Cluster One Most likely to purchase individual recipes given below criteria are met and for an acceptable price

  1. Have children in household
  2. Fans of author
  3. Likely to trust the author more than the reviews,
  4. Use recipes that require less time in kitchen
  5. Generally find recipe books a little on the expensive side

Cluster Two Least likely to purchase

  1. No children
  2. Trust reviews
  3. Uses small device when refering to recipe
  4. Least likely to purchase printed recipe books

Cluster Three Unlikely to purchase

  1. Favours printed recipes
  2. Never purchased digital recipes

Cluster Four Likely to purchase

  1. All female
  2. Fans of author
  3. Expects beautiful photography
  4. Has a recipe book “collection”
  5. Uses small device when refering to recipe

Cluster Five No distinct features compared to other clusters

Visualize Clusters

tsne_obj <- Rtsne(gower_dist, dims=2, perplexity=20, is_distance = TRUE)
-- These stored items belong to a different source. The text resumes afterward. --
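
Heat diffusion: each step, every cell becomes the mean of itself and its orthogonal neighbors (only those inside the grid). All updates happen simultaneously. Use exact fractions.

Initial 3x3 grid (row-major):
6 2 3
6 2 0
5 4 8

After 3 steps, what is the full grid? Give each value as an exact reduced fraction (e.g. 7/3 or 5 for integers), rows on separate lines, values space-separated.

Answer: 523/135 49681/14400 3149/1080
61631/14400 1367/375 48281/14400
177/40 20077/4800 166/45

Derivation:
After step 1:
  14/3 13/4 5/3
  19/4 14/5 13/4
  5 19/4 4
After step 2:
  38/9 743/240 49/18
  1033/240 94/25 703/240
  29/6 331/80 4
After step 3:
  523/135 49681/14400 3149/1080
  61631/14400 1367/375 48281/14400
  177/40 20077/4800 166/45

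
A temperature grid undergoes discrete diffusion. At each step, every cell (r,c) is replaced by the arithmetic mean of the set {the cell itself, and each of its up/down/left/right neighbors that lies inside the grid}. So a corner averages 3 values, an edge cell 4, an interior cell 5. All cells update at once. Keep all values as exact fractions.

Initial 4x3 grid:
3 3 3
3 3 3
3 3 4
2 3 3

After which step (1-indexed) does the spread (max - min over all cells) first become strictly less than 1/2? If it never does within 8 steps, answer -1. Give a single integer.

Step 1: max=10/3, min=8/3, spread=2/3
Step 2: max=391/120, min=49/18, spread=193/360
Step 3: max=3767/1200, min=3101/1080, spread=2893/10800
  -> spread < 1/2 first at step 3
Step 4: max=167741/54000, min=376379/129600, spread=130997/648000
Step 5: max=6657031/2160000, min=22935511/7776000, spread=5149003/38880000
Step 6: max=59556461/19440000, min=1384111889/466560000, spread=1809727/18662400
Step 7: max=5936234809/1944000000, min=83528246251/27993600000, spread=9767674993/139968000000
Step 8: max=53318352929/17496000000, min=5026769055809/1679616000000, spread=734342603/13436928000

Answer: 3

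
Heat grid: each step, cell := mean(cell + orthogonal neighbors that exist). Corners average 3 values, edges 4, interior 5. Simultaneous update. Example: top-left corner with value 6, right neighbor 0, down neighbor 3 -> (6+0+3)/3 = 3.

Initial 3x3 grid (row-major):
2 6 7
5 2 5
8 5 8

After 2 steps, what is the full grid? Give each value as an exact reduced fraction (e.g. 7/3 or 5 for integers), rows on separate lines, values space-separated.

After step 1:
  13/3 17/4 6
  17/4 23/5 11/2
  6 23/4 6
After step 2:
  77/18 1151/240 21/4
  1151/240 487/100 221/40
  16/3 447/80 23/4

Answer: 77/18 1151/240 21/4
1151/240 487/100 221/40
16/3 447/80 23/4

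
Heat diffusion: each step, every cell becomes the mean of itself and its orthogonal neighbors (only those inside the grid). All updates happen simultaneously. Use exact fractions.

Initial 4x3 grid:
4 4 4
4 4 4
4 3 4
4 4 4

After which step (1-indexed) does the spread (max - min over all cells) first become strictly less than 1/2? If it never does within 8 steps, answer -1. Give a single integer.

Step 1: max=4, min=15/4, spread=1/4
  -> spread < 1/2 first at step 1
Step 2: max=4, min=377/100, spread=23/100
Step 3: max=1587/400, min=18389/4800, spread=131/960
Step 4: max=28409/7200, min=166249/43200, spread=841/8640
Step 5: max=5666627/1440000, min=66577949/17280000, spread=56863/691200
Step 6: max=50850457/12960000, min=600545659/155520000, spread=386393/6220800
Step 7: max=20315641187/5184000000, min=240438276869/62208000000, spread=26795339/497664000
Step 8: max=1217073850333/311040000000, min=14446104285871/3732480000000, spread=254051069/5971968000

Answer: 1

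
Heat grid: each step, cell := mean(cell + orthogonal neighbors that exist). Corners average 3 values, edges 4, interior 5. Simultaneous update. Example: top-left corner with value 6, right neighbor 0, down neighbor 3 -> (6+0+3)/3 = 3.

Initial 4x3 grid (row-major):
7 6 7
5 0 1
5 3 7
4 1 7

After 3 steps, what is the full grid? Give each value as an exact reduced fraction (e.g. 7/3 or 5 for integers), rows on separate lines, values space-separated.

Answer: 113/24 1016/225 1889/432
5117/1200 24721/6000 29527/7200
7043/1800 11563/3000 9749/2400
8177/2160 56719/14400 247/60

Derivation:
After step 1:
  6 5 14/3
  17/4 3 15/4
  17/4 16/5 9/2
  10/3 15/4 5
After step 2:
  61/12 14/3 161/36
  35/8 96/25 191/48
  451/120 187/50 329/80
  34/9 917/240 53/12
After step 3:
  113/24 1016/225 1889/432
  5117/1200 24721/6000 29527/7200
  7043/1800 11563/3000 9749/2400
  8177/2160 56719/14400 247/60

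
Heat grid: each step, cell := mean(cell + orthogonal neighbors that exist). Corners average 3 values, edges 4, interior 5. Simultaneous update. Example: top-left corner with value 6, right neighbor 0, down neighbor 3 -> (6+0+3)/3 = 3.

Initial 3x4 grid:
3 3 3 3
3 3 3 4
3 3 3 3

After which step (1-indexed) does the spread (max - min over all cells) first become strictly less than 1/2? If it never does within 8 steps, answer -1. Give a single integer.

Step 1: max=10/3, min=3, spread=1/3
  -> spread < 1/2 first at step 1
Step 2: max=787/240, min=3, spread=67/240
Step 3: max=6917/2160, min=3, spread=437/2160
Step 4: max=2749531/864000, min=3009/1000, spread=29951/172800
Step 5: max=24543821/7776000, min=10204/3375, spread=206761/1555200
Step 6: max=9787395571/3110400000, min=16365671/5400000, spread=14430763/124416000
Step 7: max=584979741689/186624000000, min=1313652727/432000000, spread=139854109/1492992000
Step 8: max=35014791890251/11197440000000, min=118491228977/38880000000, spread=7114543559/89579520000

Answer: 1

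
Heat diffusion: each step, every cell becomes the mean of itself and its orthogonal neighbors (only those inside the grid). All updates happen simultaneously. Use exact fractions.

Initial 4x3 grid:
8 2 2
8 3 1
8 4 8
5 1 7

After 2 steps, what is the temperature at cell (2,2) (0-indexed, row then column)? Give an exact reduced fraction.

Step 1: cell (2,2) = 5
Step 2: cell (2,2) = 559/120
Full grid after step 2:
  11/2 901/240 107/36
  113/20 112/25 413/120
  337/60 239/50 559/120
  91/18 381/80 175/36

Answer: 559/120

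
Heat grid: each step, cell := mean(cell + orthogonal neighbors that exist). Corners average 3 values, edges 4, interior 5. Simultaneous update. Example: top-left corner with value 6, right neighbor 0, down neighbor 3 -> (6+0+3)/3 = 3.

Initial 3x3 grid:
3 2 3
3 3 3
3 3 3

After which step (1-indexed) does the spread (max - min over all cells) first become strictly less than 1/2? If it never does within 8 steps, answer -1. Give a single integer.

Step 1: max=3, min=8/3, spread=1/3
  -> spread < 1/2 first at step 1
Step 2: max=3, min=653/240, spread=67/240
Step 3: max=593/200, min=6043/2160, spread=1807/10800
Step 4: max=15839/5400, min=2434037/864000, spread=33401/288000
Step 5: max=1576609/540000, min=22098067/7776000, spread=3025513/38880000
Step 6: max=83644051/28800000, min=8866273133/3110400000, spread=53531/995328
Step 7: max=22536883949/7776000000, min=533839074151/186624000000, spread=450953/11943936
Step 8: max=2698351389481/933120000000, min=32083416439397/11197440000000, spread=3799043/143327232

Answer: 1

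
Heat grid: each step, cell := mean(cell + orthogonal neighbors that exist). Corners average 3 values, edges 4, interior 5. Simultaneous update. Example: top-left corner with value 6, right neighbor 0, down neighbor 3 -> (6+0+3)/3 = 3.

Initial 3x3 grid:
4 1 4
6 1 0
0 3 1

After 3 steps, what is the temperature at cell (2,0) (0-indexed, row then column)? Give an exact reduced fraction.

Answer: 431/180

Derivation:
Step 1: cell (2,0) = 3
Step 2: cell (2,0) = 7/3
Step 3: cell (2,0) = 431/180
Full grid after step 3:
  6037/2160 16937/7200 1093/540
  36899/14400 1661/750 1393/800
  431/180 27649/14400 3587/2160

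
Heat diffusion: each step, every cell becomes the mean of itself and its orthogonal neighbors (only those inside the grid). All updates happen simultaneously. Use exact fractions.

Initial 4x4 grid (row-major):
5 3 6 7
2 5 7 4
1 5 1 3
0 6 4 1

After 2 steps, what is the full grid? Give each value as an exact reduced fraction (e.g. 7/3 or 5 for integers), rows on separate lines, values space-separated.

Answer: 34/9 547/120 623/120 50/9
779/240 103/25 24/5 533/120
671/240 71/20 349/100 85/24
97/36 761/240 161/48 95/36

Derivation:
After step 1:
  10/3 19/4 23/4 17/3
  13/4 22/5 23/5 21/4
  2 18/5 4 9/4
  7/3 15/4 3 8/3
After step 2:
  34/9 547/120 623/120 50/9
  779/240 103/25 24/5 533/120
  671/240 71/20 349/100 85/24
  97/36 761/240 161/48 95/36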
tsne_data <- tsne_obj$Y %>% data.frame() %>% setNames(c("X", "Y")) %>% mutate(cluster = factor(pam_fit$clustering))

ggplot(aes(x = X, y = Y), data = tsne_data) +geom_point(aes(color = cluster))

Conclusion

From this cluster analysis, I’ve identified two target customer segments. This also provides me a good springboard to a classification problem where I want to know in which segment new customers are likely to belong and predict their propensity to purchase.